Whether this is a blip or a turning point depends on action at the national and international level. As the climate-limp stimulus packages have shown, national governments are reluctant to change direction alone. Global cooperation is therefore essential.

But here too, coronavirus has proved an impediment. World leaders were supposed to meet in Glasgow this month for a UN climate summit that was designed to ramp up ambition, but that physical meeting had to be postponed until 2021. The virtual gathering that the UK hosts organised instead barely maintained the momentum. Very few of the participating nations came forward with concrete steps.

It was a similar story with international biodiversity talks that were supposed to have taken place in Kunming. They have been pushed back until next May at the earliest and recalcitrant nations such as Brazil have been accused of impeding progress by throwing up questions about online processes. As with the climate, it would not be accurate to say this was a lost year in international decision-making, but schedules have definitely been set back even as world leaders warn that time is running out.

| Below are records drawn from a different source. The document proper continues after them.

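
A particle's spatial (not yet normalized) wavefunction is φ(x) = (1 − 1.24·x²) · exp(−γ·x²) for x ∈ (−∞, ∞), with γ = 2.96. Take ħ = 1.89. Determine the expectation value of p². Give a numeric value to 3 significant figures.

p² φ = −ħ² d²φ/dx²; ⟨p²⟩ = −ħ² ∫ φ*·φ'' dx / ∫|φ|² dx.
Expand each integrand as polynomial × e^(−2γx²) and use ∫x^(2j)·e^(−2γx²) dx = (2j−1)!!/(4γ)^j · √(π/(2γ)), odd powers → 0; here √(π/(2γ)) = 0.72847. Differentiate with the product rule, d/dx e^(−γx²) = −2γx·e^(−γx²).
State is unnormalized: ∫|φ|² dx = 0.59986, and ∫φ*·(−ħ² φ'') dx = 9.9072, so ⟨p²⟩ = 9.9072 / 0.59986.
⟨p²⟩ = 16.516.

16.5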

The necessity for action was driven home by another year of horrifying climate news: 2020 saw record smoke plumes from bushfires in Australia, a freakishly protracted heatwave in Siberia, the most tropical storms ever registered in the Atlantic, devastating blazes in Brazil’s Pantanal wetlands, the highest flood levels recorded in east Africa, unusually devastating cyclones and typhoons in India, Indonesia and the Philippines, the hottest northern hemisphere summer in history, and temperature records in the Antarctic and the Arctic, where winter ice formation was delayed for longer than in any season in the satellite era.

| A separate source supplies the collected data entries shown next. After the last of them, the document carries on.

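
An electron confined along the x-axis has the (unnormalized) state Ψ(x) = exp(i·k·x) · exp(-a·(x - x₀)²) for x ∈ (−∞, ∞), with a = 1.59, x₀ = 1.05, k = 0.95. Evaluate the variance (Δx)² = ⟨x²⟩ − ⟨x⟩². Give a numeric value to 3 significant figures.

0.157

Compute ⟨x⟩ and ⟨x²⟩ separately, then (Δx)² = ⟨x²⟩ − ⟨x⟩².
Gaussian moments (u = x − x₀): ∫u^(2j)·e^(−2au²) du = (2j−1)!!/(4a)^j · √(π/(2a)), odd powers integrate to 0; here √(π/(2a)) = 0.99394.
Normalization: ∫|Ψ|² dx = 0.99394.
⟨x⟩ = 1.0500 and ⟨x²⟩ = 1.2597.
(Δx)² = 1.2597 − (1.0500)² = 0.15723.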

January and November registered all-time heat records, while 2020 as a whole is certain to ensure the last seven years are the hottest since measurements began.

The interconnectedness of the world’s multiple crises is also increasingly apparent. Epidemiologists and conservationists have warned that outbreaks of coronavirus-like diseases are more likely in the future as a result of deforestation, global heating and humankind’s treatment of nature.

“The emergence of the pandemic is not an accident, as there have been repeated warnings for years that we were exerting too much pressure on the natural world by our destructive practices. Habitat loss, intensive agriculture and the over-exploitation of wildlife are key drivers of the emergence of novel infectious diseases like Covid,” said Paul De Ornellas, chief wildlife adviser at WWF-UK.

The secretary general of the UN, António Guterres, went further. In an impassioned state of the planet address this month, he declared making peace with nature the defining task of the 21st century. “Humanity is waging war on nature. This is suicidal,” he said. “Nature always strikes back – and it is already doing so with growing force and fury”

Work on a truce will have a better chance of getting under way next year with a new vaccine, a new president in the White House, a newfound respect for science and a new awareness of how rapidly change can come. It remains to be seen whether that leads to transformative improvement of the Earth system or a resumption of tinkering around the edges.